Between April 2018 and April 2019, just over 12 million tonnes of waste are predicted to be incinerated, compared to just under 12 million tonnes of rubbish which is set to get recycled, according to predictions extrapolated from current trends and cited in the report.

Green Party peer, Baroness Jenny Jones, said the high rates of incineration are holding back improvements in recycling rates, which have plateaued at 45 per cent in recent years.

“There is every chance that some of the plastics, cardboard and paper that people took care to separate for recycling, will end up being burnt alongside everything that was thrown in the waste bin,” she said.

“There is a logic to generating energy from the waste that we cannot recycle, or reuse, but it is meant to be the last resort option.
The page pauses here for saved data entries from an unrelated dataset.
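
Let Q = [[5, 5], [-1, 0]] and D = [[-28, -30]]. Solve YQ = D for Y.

Q is on the right of Y, so right-multiply by Q⁻¹: Y = DQ⁻¹.
det Q = 5, so Q⁻¹ = [[0, -1], [1/5, 1]].
Y = DQ⁻¹ = [[-28, -30]] · [[0, -1], [1/5, 1]] = [[-6, -2]].

Y = [[-6, -2]]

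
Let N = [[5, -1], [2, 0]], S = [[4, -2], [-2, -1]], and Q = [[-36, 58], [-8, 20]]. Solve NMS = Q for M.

M = [[-3, -4], [4, 0]]

Left-multiply by N⁻¹ and right-multiply by S⁻¹: M = N⁻¹QS⁻¹.
det N = 2; the adjugate gives N⁻¹ = [[0, 1/2], [-1, 5/2]].
det S = -8, so S⁻¹ = [[1/8, -1/4], [-1/4, -1/2]].
N⁻¹Q = [[-4, 10], [16, -8]].
M = (N⁻¹Q)S⁻¹ = [[-3, -4], [4, 0]].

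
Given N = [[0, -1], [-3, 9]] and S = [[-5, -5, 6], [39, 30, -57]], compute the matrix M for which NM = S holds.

N is on the left of M, so left-multiply by N⁻¹: M = N⁻¹S.
det N = -3; the adjugate gives N⁻¹ = [[-3, -1/3], [-1, 0]].
M = N⁻¹S = [[-3, -1/3], [-1, 0]] · [[-5, -5, 6], [39, 30, -57]] = [[2, 5, 1], [5, 5, -6]].

M = [[2, 5, 1], [5, 5, -6]]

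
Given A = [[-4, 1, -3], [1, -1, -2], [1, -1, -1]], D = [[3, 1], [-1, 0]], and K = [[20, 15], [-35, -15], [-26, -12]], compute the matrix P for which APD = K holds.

Isolating P: multiply by A⁻¹ from the left and D⁻¹ from the right, so P = A⁻¹KD⁻¹.
det A = 3, so A⁻¹ = [[-1/3, 4/3, -5/3], [-1/3, 7/3, -11/3], [0, -1, 1]].
det D = 1, so D⁻¹ = [[0, -1], [1, 3]].
A⁻¹K = [[-10, -5], [7, 4], [9, 3]].
P = (A⁻¹K)D⁻¹ = [[-5, -5], [4, 5], [3, 0]].

P = [[-5, -5], [4, 5], [3, 0]]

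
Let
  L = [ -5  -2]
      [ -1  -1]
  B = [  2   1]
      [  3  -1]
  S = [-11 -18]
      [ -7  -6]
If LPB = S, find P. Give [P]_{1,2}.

-1

Left-multiply by L⁻¹ and right-multiply by B⁻¹: P = L⁻¹SB⁻¹.
det L = 3; the adjugate gives L⁻¹ = [[-1/3, 2/3], [1/3, -5/3]].
det B = -5, so B⁻¹ = [[1/5, 1/5], [3/5, -2/5]].
L⁻¹S = [[-1, 2], [8, 4]].
P = (L⁻¹S)B⁻¹ = [[1, -1], [4, 0]].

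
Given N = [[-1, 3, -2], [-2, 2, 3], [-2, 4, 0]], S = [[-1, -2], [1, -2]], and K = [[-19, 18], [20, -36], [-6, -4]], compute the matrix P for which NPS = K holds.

P = [[0, -5], [1, -3], [-1, 5]]

Left-multiply by N⁻¹ and right-multiply by S⁻¹: P = N⁻¹KS⁻¹.
det N = 2; the adjugate gives N⁻¹ = [[-6, -4, 13/2], [-3, -2, 7/2], [-2, -1, 2]].
det S = 4; the adjugate gives S⁻¹ = [[-1/2, 1/2], [-1/4, -1/4]].
N⁻¹K = [[-5, 10], [-4, 4], [6, -8]].
P = (N⁻¹K)S⁻¹ = [[0, -5], [1, -3], [-1, 5]].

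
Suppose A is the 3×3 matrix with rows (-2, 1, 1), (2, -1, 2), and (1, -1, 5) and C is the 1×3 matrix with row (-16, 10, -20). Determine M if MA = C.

M = [[4, -2, -4]]

Since A sits to the right of M, M = CA⁻¹.
A has determinant -3; A⁻¹ = [[1, 2, -1], [8/3, 11/3, -2], [1/3, 1/3, 0]].
M = CA⁻¹ = [[-16, 10, -20]] · [[1, 2, -1], [8/3, 11/3, -2], [1/3, 1/3, 0]] = [[4, -2, -4]].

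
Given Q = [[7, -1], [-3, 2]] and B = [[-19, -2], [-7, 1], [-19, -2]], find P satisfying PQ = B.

P = [[-4, -3], [-1, 0], [-4, -3]]

Right-multiplying both sides by Q⁻¹ gives P = BQ⁻¹.
det Q = 11; the adjugate gives Q⁻¹ = [[2/11, 1/11], [3/11, 7/11]].
P = BQ⁻¹ = [[-19, -2], [-7, 1], [-19, -2]] · [[2/11, 1/11], [3/11, 7/11]] = [[-4, -3], [-1, 0], [-4, -3]].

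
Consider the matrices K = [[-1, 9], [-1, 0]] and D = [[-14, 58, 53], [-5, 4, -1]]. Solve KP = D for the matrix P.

P = [[5, -4, 1], [-1, 6, 6]]

K is on the left of P, so left-multiply by K⁻¹: P = K⁻¹D.
K has determinant 9; K⁻¹ = [[0, -1], [1/9, -1/9]].
P = K⁻¹D = [[0, -1], [1/9, -1/9]] · [[-14, 58, 53], [-5, 4, -1]] = [[5, -4, 1], [-1, 6, 6]].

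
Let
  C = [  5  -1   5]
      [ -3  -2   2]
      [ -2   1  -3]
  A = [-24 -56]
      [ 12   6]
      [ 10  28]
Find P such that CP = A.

C is on the left of P, so left-multiply by C⁻¹: P = C⁻¹A.
det C = -2; the adjugate gives C⁻¹ = [[-2, -1, -4], [13/2, 5/2, 25/2], [7/2, 3/2, 13/2]].
P = C⁻¹A = [[-2, -1, -4], [13/2, 5/2, 25/2], [7/2, 3/2, 13/2]] · [[-24, -56], [12, 6], [10, 28]] = [[-4, -6], [-1, 1], [-1, -5]].

P = [[-4, -6], [-1, 1], [-1, -5]]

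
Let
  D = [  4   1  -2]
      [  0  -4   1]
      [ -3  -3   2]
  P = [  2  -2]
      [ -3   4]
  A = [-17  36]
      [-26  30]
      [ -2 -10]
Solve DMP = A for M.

Isolating M: multiply by D⁻¹ from the left and P⁻¹ from the right, so M = D⁻¹AP⁻¹.
det D = 1, so D⁻¹ = [[-5, 4, -7], [-3, 2, -4], [-12, 9, -16]].
P has determinant 2; P⁻¹ = [[2, 1], [3/2, 1]].
D⁻¹A = [[-5, 10], [7, -8], [2, -2]].
M = (D⁻¹A)P⁻¹ = [[5, 5], [2, -1], [1, 0]].

M = [[5, 5], [2, -1], [1, 0]]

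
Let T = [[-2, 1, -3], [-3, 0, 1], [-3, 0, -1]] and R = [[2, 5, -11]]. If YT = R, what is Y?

Since T sits to the right of Y, Y = RT⁻¹.
T has determinant -6; T⁻¹ = [[0, -1/6, -1/6], [1, 7/6, -11/6], [0, 1/2, -1/2]].
Y = RT⁻¹ = [[2, 5, -11]] · [[0, -1/6, -1/6], [1, 7/6, -11/6], [0, 1/2, -1/2]] = [[5, 0, -4]].

Y = [[5, 0, -4]]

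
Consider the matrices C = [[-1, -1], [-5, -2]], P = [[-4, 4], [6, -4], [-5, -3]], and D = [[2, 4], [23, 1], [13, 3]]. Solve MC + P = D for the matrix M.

M = [[4, -2], [3, -4], [2, -4]]

MC = D − P = [[6, 0], [17, 5], [18, 6]].
Since C sits to the right of M, M = (D − P)C⁻¹.
C has determinant -3; C⁻¹ = [[2/3, -1/3], [-5/3, 1/3]].
M = (D − P)C⁻¹ = [[4, -2], [3, -4], [2, -4]].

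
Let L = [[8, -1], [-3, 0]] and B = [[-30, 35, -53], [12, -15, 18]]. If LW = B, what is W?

W = [[-4, 5, -6], [-2, 5, 5]]

Since L multiplies W on the left, W = L⁻¹B.
L has determinant -3; L⁻¹ = [[0, -1/3], [-1, -8/3]].
W = L⁻¹B = [[0, -1/3], [-1, -8/3]] · [[-30, 35, -53], [12, -15, 18]] = [[-4, 5, -6], [-2, 5, 5]].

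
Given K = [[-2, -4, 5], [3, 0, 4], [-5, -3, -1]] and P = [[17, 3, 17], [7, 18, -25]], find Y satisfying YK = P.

K is on the right of Y, so right-multiply by K⁻¹: Y = PK⁻¹.
K has determinant -1; K⁻¹ = [[-12, 19, 16], [17, -27, -23], [9, -14, -12]].
Y = PK⁻¹ = [[17, 3, 17], [7, 18, -25]] · [[-12, 19, 16], [17, -27, -23], [9, -14, -12]] = [[0, 4, -1], [-3, -3, -2]].

Y = [[0, 4, -1], [-3, -3, -2]]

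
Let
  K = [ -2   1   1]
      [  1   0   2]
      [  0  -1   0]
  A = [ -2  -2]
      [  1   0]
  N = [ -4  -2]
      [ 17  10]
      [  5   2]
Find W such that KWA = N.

Isolating W: multiply by K⁻¹ from the left and A⁻¹ from the right, so W = K⁻¹NA⁻¹.
det K = -5, so K⁻¹ = [[-2/5, 1/5, -2/5], [0, 0, -1], [1/5, 2/5, 1/5]].
A has determinant 2; A⁻¹ = [[0, 1], [-1/2, -1]].
K⁻¹N = [[3, 2], [-5, -2], [7, 4]].
W = (K⁻¹N)A⁻¹ = [[-1, 1], [1, -3], [-2, 3]].

W = [[-1, 1], [1, -3], [-2, 3]]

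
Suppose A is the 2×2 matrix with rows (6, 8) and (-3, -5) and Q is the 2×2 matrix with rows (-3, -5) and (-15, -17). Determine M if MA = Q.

M = [[0, 1], [-4, -3]]

Since A sits to the right of M, M = QA⁻¹.
A has determinant -6; A⁻¹ = [[5/6, 4/3], [-1/2, -1]].
M = QA⁻¹ = [[-3, -5], [-15, -17]] · [[5/6, 4/3], [-1/2, -1]] = [[0, 1], [-4, -3]].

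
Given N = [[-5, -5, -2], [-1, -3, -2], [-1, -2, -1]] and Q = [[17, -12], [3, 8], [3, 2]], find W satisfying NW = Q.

Since N multiplies W on the left, W = N⁻¹Q.
det N = 2, so N⁻¹ = [[-1/2, -1/2, 2], [1/2, 3/2, -4], [-1/2, -5/2, 5]].
W = N⁻¹Q = [[-1/2, -1/2, 2], [1/2, 3/2, -4], [-1/2, -5/2, 5]] · [[17, -12], [3, 8], [3, 2]] = [[-4, 6], [1, -2], [-1, -4]].

W = [[-4, 6], [1, -2], [-1, -4]]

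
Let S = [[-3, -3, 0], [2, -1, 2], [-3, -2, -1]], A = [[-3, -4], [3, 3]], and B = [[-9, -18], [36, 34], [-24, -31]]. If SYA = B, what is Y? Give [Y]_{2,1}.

Left-multiply by S⁻¹ and right-multiply by A⁻¹: Y = S⁻¹BA⁻¹.
det S = -3; the adjugate gives S⁻¹ = [[-5/3, 1, 2], [4/3, -1, -2], [7/3, -1, -3]].
A has determinant 3; A⁻¹ = [[1, 4/3], [-1, -1]].
S⁻¹B = [[3, 2], [0, 4], [15, 17]].
Y = (S⁻¹B)A⁻¹ = [[1, 2], [-4, -4], [-2, 3]].

-4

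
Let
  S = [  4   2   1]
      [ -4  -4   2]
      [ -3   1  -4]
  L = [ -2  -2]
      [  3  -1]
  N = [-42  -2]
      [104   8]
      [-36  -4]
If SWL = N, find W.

W = [[3, -3], [-1, -1], [-4, 4]]

Isolating W: multiply by S⁻¹ from the left and L⁻¹ from the right, so W = S⁻¹NL⁻¹.
S has determinant -4; S⁻¹ = [[-7/2, -9/4, -2], [11/2, 13/4, 3], [4, 5/2, 2]].
det L = 8; the adjugate gives L⁻¹ = [[-1/8, 1/4], [-3/8, -1/4]].
S⁻¹N = [[-15, -3], [-1, 3], [20, 4]].
W = (S⁻¹N)L⁻¹ = [[3, -3], [-1, -1], [-4, 4]].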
What we have created instead is a market driven system of incinerators which constantly need to be fed.”

Incineration levels across the UK have soared from 5.5 million tonnes of waste in 2012/13 to more than 10 million tonnes in 2016/7, according to the report. The trend has driven a major drop in the amount of rubbish heading to landfill, from almost nine million tonnes in 2012/13 to four million tonnes in 2015/6. But critics claim it has contributed to a stalling in recycling rates in parts of the country as local authorities divert rubbish to incineration plants.

“Many councils have signed up to long term contracts with incinerators and my research shows that these have some of the worst recycling rates in the country,” Jones said. “In fact, many of these councils have gone backwards and recycle proportionately less than they did six years ago. Let me be clear that it is not the case that people in central London, or Birmingham, or Portsmouth are bad people who are unwilling to recycle, it is because their council is bad at recycling and has let them and their environment down.”

But the Renewable Energy Association (REA), which represents Energy-from-Waste (EfW) firms, argued the paper makes no distinction between rubbish that is simply burnt, and energy-from waste plants where the energy from incineration is captured to generate electricity.

“There is a stark difference between incineration and EfW plants and it is inappropriate and misleading to group them together,” REA head of policy and external affairs James Court told BusinessGreen. “Energy from Waste has a crucial role to play at the end of the waste hierarchy, ensuring that the amount of waste going to landfill is minimised and that we are able to recover energy in the form of power and heat, as well as using advanced conversion processes to produce transport fuels and green chemicals for the capital.”

Instead, he blamed the stagnation in the country’s recycling rate on austerity measures and poor regulatory enforcement. “Reductions in local council funding and the relaxation of regulations are responsible for the stagnating recycling rates across England, so it is quite wrong to point the finger at a modern technology that is quite obviously a crucial piece of a broader puzzle,” he said.

In light of Baroness Jones’ findings, the Green Party is calling for councils to be forced to hit tougher recycling targets. The report also calls for a moratorium on new incinerator plants being built, arguing any new capacity will simply increase the likelihood that waste which could be recycled is sent for incineration.